4. John William “Will” “Bill” Raven, born 5 February 1886, died in Highland Park (Wayne) Michigan. He married (as his first wife and as her second husband) 13 February 1913 in Jackson, Emma Belle (Faxon) Clark, who was born there 17 October 1873 and died there 7 February 1927, daughter of Dewitt Clinton and Lucy Ann (Campbell) Faxon and widow of Harry B. Clark. Bill married (as his second wife and as her second husband) Evelyn (—). Bill married (as his third wife) Mabel (—). Bill never had any children of his own.
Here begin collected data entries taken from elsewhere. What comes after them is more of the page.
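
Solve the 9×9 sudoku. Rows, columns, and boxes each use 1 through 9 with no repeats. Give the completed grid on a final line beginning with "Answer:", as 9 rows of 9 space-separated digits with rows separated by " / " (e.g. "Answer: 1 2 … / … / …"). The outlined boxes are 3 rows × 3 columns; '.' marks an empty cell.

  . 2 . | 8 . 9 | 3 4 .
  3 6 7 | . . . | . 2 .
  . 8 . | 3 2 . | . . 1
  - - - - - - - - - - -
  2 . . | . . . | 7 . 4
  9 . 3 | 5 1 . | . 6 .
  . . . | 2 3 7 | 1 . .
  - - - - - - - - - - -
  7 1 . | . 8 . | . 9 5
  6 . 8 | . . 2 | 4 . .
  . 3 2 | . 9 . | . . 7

Step 1. [r4c2∈{5}] only 5 remains possible at r4c2 ⇒ r4c2=5.
Step 2. [r5c6∈{4,8}] box 5 places 4 nowhere but r5c6. So r5c6=4.
Step 3. [r7c3∈{4}] r7c3's peers cover all but 4, so r7c3=4.
Step 4. [r7c4∈{6}] r7c4 has the single candidate 6 ⇒ r7c4=6.
Step 5. [r8c5∈{5,7}] in row 8, 5 fits only at r8c5, so r8c5=5.
Step 6. [r9c6∈{1}] r9c6's peers cover all but 1, so r9c6=1.
Step 7. [r9c8∈{8}] only 8 remains possible at r9c8, so r9c8=8.
Step 8. [r4c5∈{6}] only 6 remains possible at r4c5, so r4c5=6.
Step 9. [r3c3∈{5,9}] across col 3, 9 lands solely at r3c3, so r3c3=9.
Step 10. [r2c7∈{5,8,9}] across col 7, 9 lands solely at r2c7. So r2c7=9.
Step 11. [r3c7∈{5,6}] col 7 places 5 nowhere but r3c7 ⇒ r3c7=5.
Step 12. [r5c7∈{2,8}] r5c7 is the only open cell in col 7 admitting 8 ⇒ r5c7=8.
Step 13. [r1c1∈{1,5}] 1 has one home in col 1: r1c1, so r1c1=1.
Step 14. [r8c8∈{1,3}] r8c8 is the only open cell in row 8 admitting 1. So r8c8=1.
Step 15. [r2c5∈{4}] r2c5's peers cover all but 4. So r2c5=4.
Step 16. [r6c1∈{4,8}] 8 has one home in row 6: r6c1 ⇒ r6c1=8.
Step 17. [r8c4∈{7}] r8c4 has the single candidate 7 ⇒ r8c4=7.
Step 18. [r5c2∈{7}] r5c2 is down to just 7. So r5c2=7.
Step 19. [r2c9∈{8}] only 8 remains possible at r2c9, so r2c9=8.
Step 20. [r4c4∈{9}] r4c4 is down to just 9. So r4c4=9.
Step 21. [r7c7∈{2}] only 2 remains possible at r7c7. So r7c7=2.
Step 22. [r3c6∈{6}] r3c6 has the single candidate 6, so r3c6=6.
Step 23. [r7c6∈{3}] r7c6 has the single candidate 3 ⇒ r7c6=3.
Step 24. [r9c7∈{6}] r9c7's peers cover all but 6. So r9c7=6.
Step 25. [r4c6∈{8}] r4c6 has the single candidate 8, so r4c6=8.
Step 26. [r3c1∈{4}] r3c1's peers cover all but 4 ⇒ r3c1=4.
Step 27. [r8c2∈{9}] r8c2's peers cover all but 9. So r8c2=9.
Step 28. [r5c9∈{2}] only 2 remains possible at r5c9 ⇒ r5c9=2.
Step 29. [r1c9∈{6}] r1c9 is down to just 6. So r1c9=6.
Step 30. [r9c1∈{5}] nothing but 5 survives at r9c1 ⇒ r9c1=5.
Step 31. [r1c5∈{7}] r1c5 is down to just 7. So r1c5=7.
Step 32. [r1c3∈{5}] only 5 remains possible at r1c3, so r1c3=5.
Step 33. [r6c2∈{4}] nothing but 4 survives at r6c2, so r6c2=4.
Step 34. [r4c8∈{3}] r4c8 is down to just 3. So r4c8=3.
Step 35. [r6c3∈{6}] r6c3's peers cover all but 6, so r6c3=6.
Step 36. [r4c3∈{1}] r4c3 is down to just 1. So r4c3=1.
Step 37. [r8c9∈{3}] only 3 remains possible at r8c9 ⇒ r8c9=3.
Step 38. [r2c4∈{1}] r2c4's peers cover all but 1 ⇒ r2c4=1.
Step 39. [r9c4∈{4}] r9c4 has the single candidate 4. So r9c4=4.
Step 40. [r2c6∈{5}] r2c6's peers cover all but 5 ⇒ r2c6=5.
Step 41. [r6c8∈{5}] r6c8's peers cover all but 5, so r6c8=5.
Step 42. [r3c8∈{7}] only 7 remains possible at r3c8 ⇒ r3c8=7.
Step 43. [r6c9∈{9}] nothing but 9 survives at r6c9, so r6c9=9.

Answer: 1 2 5 8 7 9 3 4 6 / 3 6 7 1 4 5 9 2 8 / 4 8 9 3 2 6 5 7 1 / 2 5 1 9 6 8 7 3 4 / 9 7 3 5 1 4 8 6 2 / 8 4 6 2 3 7 1 5 9 / 7 1 4 6 8 3 2 9 5 / 6 9 8 7 5 2 4 1 3 / 5 3 2 4 9 1 6 8 7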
5. Emmett Leroy Raven, born 16 September 1889, died 20 December 1971 in Badaxe. He married (as his first wife) 23 June 1915 in Mulliken (Eaton) Michigan, Ethel Alvina Peabody, who was born 24 September 1892 in Roxand (Eaton) Michigan and died there 25 October 1927. Emmett & Ethel were the parents of four children. Emmett married (as his second wife) 18 June 1929, Mildred Nellie Gardnen, who was born 6 January 1890 and died 26 July 1979 in Colfax (Huron) Michigan.

6. Julia Agnes Raven, born 17 October 1891, died 29 February 1968 in Middletown (Middlesex) Connecticut. She married 17 May 1932 in Philadelphia, Pennsylvania, William Homan, who was born 3 August 1889 and died 13 January 1951. Julia never had any children of her own.

7. Clarinda Ayesha Raven, born 8 June 1895, died 29 August 1987 in Fort Myers (Lee) Florida. She married 19 July 1917 in East Lansing (Ingham) Michigan, Orville William Laidlaw, who was born 14 July 1893, and died 24 December 1978. Ayesha & Orville were the parents of two sons.